= Iron aluminide =

Compounds of iron and aluminium

Iron aluminides are intermetallic compounds of iron and aluminium - they typically contain ~18% Al or more.

Good oxide and sulfur resistance, with strength comparable to steel alloys, and low cost of materials have made these compounds of metallurgical interest - however low ductility and issues with hydrogen embrittlement are barriers to their processing and use in structural applications.

==Overview==
High corrosion resistance of iron alloys containing more than 18% aluminium was first noted in the 1930s. Their tensile strength compares favorably with steels, whilst utilizing only common elements; however they have low ductility at room temperature, and strength drops off substantially over 600 °C. The alloys also have good sulfide and oxidation resistance, good wear resistance, and lower density than steels. Peak strength and hardness is reached at the Fe_{3}Al stoichiometric region. Although Al gives corrosion resistance via an oxide film surface, reaction (with water) may also give rise to embrittlement via hydrogen produced in the reaction between Al and H_{2}O.

Chromium (2-6%) improves room temperature ductility. In 1996, Kamey said the mechanism was not fully understood, but offered a hypothesis that it could reduce hydrogen embrittlement via its ability to stabilise the FeAl phase. Other explanations have included that chromium could facilitate slipping via crystal dislocations, and that it could contribute to surface passivation and prevent embrittling water reactions. A disordered alloy (designated FAPY) containing ~16% Al, ~5.4% Cr plus ~0.1% Zr, C, and Y, with ~1% Mo showed much improved ductility, only dropping substantially under ~200C (cf 650C for Fe_{3}Al); this alloy also is cold workable.

===Phases===
Below ~18-20% (atomic) Al the aluminium exists as a solid solution in iron. Above this concentration there are FeAl (B2 phase) and Fe_{3}Al (DO_{3} phase) existing in the form of caesium chloride (CsCl) and α-bismuth trifluoride (BiF_{3}) crystal structures. Above ~550 °C the Fe_{3}Al phase is transformed in FeAl (and Fe).

Above ~50% Al (atomic) Fe_{5}Al_{8}, FeAl_{2}, Fe_{2}Al_{5}, and Fe_{4}Al_{13} are also known - the Al rich phases show high brittleness.

===Preparation===
The reaction between Al and Fe to generate iron aluminide is exothermic. Production from direct melting of Al and Fe is economical, but any water in the charge produces issues with the generation of hydrogen which shows solubility in the iron aluminide, leading to gas voids. Blowing with argon or vacuum melting alleviates this.

Large grain size is greatly deleterious to ductility, especially with Fe_{3}Al, and is encountered in cast iron aluminides.

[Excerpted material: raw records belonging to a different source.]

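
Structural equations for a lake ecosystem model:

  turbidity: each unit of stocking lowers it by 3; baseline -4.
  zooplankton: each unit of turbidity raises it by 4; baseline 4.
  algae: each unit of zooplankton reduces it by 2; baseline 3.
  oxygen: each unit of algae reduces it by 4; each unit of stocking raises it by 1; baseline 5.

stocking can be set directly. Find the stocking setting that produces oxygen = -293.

stocking = 2

Substituting into the zooplankton equation gives zooplankton = -12*stocking - 12.
Substituting into the algae equation gives algae = 24*stocking + 27.
Substituting into the oxygen equation gives oxygen = -95*stocking - 103.
Solve -95*stocking - 103 = -293: stocking = (-293 + 103) / -95 = 2.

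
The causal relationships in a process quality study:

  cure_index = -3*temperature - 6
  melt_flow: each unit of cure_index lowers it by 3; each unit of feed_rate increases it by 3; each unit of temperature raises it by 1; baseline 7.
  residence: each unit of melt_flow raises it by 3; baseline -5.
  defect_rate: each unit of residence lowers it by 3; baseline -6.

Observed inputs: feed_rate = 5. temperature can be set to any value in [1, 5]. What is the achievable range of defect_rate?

Substituting into the melt_flow equation gives melt_flow = 10*temperature + 40.
Substituting into the residence equation gives residence = 30*temperature + 115.
Substituting into the defect_rate equation gives defect_rate = -90*temperature - 351.
Linear in temperature, so extremes are at the endpoints: temperature = 1 gives defect_rate = -441; temperature = 5 gives defect_rate = -801.

-801 to -441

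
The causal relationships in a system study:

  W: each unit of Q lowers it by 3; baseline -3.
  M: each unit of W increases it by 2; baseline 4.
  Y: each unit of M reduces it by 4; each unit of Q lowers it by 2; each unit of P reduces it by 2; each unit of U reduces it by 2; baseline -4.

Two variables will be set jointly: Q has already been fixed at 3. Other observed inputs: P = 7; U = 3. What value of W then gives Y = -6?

W = -5

With Q held at 3:
Intervening on W fixes its value directly, overriding its dependence on Q.
Substituting into the Y equation gives Y = -8*W - 46.
Solve -8*W - 46 = -6: W = (-6 + 46) / -8 = -5.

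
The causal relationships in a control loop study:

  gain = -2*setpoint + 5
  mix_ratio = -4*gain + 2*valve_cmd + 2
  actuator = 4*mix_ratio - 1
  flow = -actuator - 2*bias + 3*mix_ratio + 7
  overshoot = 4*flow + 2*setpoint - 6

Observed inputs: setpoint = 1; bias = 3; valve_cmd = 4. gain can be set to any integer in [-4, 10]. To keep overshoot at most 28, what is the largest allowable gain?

Intervening on gain fixes its value directly, overriding its dependence on setpoint.
Substituting into the mix_ratio equation gives mix_ratio = -4*gain + 10.
Substituting into the actuator equation gives actuator = -16*gain + 39.
So flow = 4*gain - 8.
Substituting into the overshoot equation gives overshoot = 16*gain - 36.
Require 16*gain - 36 ≤ 28, so gain ≤ 4.
The largest integer in [-4, 10] satisfying this is 4.

gain = 4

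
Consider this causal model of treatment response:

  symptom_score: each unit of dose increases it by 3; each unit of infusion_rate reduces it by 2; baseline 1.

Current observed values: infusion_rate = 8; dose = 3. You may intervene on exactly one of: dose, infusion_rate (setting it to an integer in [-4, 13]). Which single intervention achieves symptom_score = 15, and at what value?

Intervening on dose: with other inputs at their observed values, symptom_score = 3*dose - 15. Solving for 15 gives dose = 10, within [-4, 13].
Intervening on infusion_rate: symptom_score = -2*infusion_rate + 10. Reaching 15 requires infusion_rate = -5/2, not an integer.

set dose = 10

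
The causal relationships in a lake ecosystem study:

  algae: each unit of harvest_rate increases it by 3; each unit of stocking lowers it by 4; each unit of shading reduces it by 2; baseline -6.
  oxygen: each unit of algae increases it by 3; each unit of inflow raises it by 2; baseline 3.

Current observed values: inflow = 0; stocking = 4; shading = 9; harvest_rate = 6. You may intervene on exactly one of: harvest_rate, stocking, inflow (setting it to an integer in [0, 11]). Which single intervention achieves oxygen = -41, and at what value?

Intervening on harvest_rate: oxygen = 9*harvest_rate - 117. Reaching -41 requires harvest_rate = 76/9, not an integer.
Intervening on stocking: oxygen = -12*stocking - 15. Reaching -41 requires stocking = 13/6, not an integer.
Intervening on inflow: with other inputs at their observed values, oxygen = 2*inflow - 63. Solving for -41 gives inflow = 11, within [0, 11].

set inflow = 11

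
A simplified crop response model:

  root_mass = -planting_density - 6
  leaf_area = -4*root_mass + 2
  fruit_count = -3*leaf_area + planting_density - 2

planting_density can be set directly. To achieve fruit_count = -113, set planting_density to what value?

Substituting into the leaf_area equation gives leaf_area = 4*planting_density + 26.
So fruit_count = -11*planting_density - 80.
Solve -11*planting_density - 80 = -113: planting_density = (-113 + 80) / -11 = 3.

planting_density = 3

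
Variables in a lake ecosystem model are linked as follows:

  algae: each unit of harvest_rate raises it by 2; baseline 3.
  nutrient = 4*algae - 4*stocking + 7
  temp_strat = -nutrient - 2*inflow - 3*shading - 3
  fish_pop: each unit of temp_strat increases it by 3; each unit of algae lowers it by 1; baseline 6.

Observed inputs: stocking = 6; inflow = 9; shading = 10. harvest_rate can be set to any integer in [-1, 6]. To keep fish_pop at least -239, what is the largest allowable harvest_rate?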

Coatings of iron aluminide can be prepared by chemical vapor deposition onto iron.

===Creep resistance ===
The high corrosion resistance of FeAl alloys make them desirable for high temperature applications in corrosive environments. However, FeAl alloys have intrinsically low creep strength at high temperatures because of the high diffusivity of the B2 structure. In order to be used as a high temperature alloy, FeAl must be treated to increase its creep resistance. The two most common methods to increase the creep resistance of FeAl are solid solution strengthening and precipitation hardening.

Solid solution strengthening was shown to decrease the steady state creep rate and the power law exponent of FeAl by increasing the concentration of other transition metals in a FeAl alloy.  While this did increase the creep strength of the material, it is still limited by the ductility of FeAl, as the strengthened alloy fractured after just 0.3% strain.

Precipitation hardening in FeAl is commonly achieved with two different types of precipitates: oxide particles and carbides. 5 nm Y based oxide particles have been shown to increase the creep resistance of FeAl at temperatures up to 800C. Similarly, Ti based carbides have been shown to have high creep resistance at low stresses, consistent with the precipitation strengthening mechanism. While precipitation strengthening is excellent at increasing creep resistance, the stability of the precipitates at high temperatures is a limiting factor. Carbides can be dissolved into the FeAl and oxide particles can coarsen at temperatures over 1000C. As a result, FeAl alloys have not been effectively strengthened for applications that require temperatures higher than 1000C and different strategies will be needed to further increase the possible operating temperature.

== Uses ==
Potential uses for iron alumides include: electrical heating elements, piping and other work for high temperature process including piping for coal gasification and for superheater and re-heater tubes. It has also been suggested as a structural material for lunar use. Thanks to the good combination of mechanical and oxidation properties, iron aluminide has been successfully used as a binder phase for tungsten carbides. Also, replacing Cobalt in conventional WC-Co cermets with FeAl in the Laser cladding process caused improving oxidation and wear properties.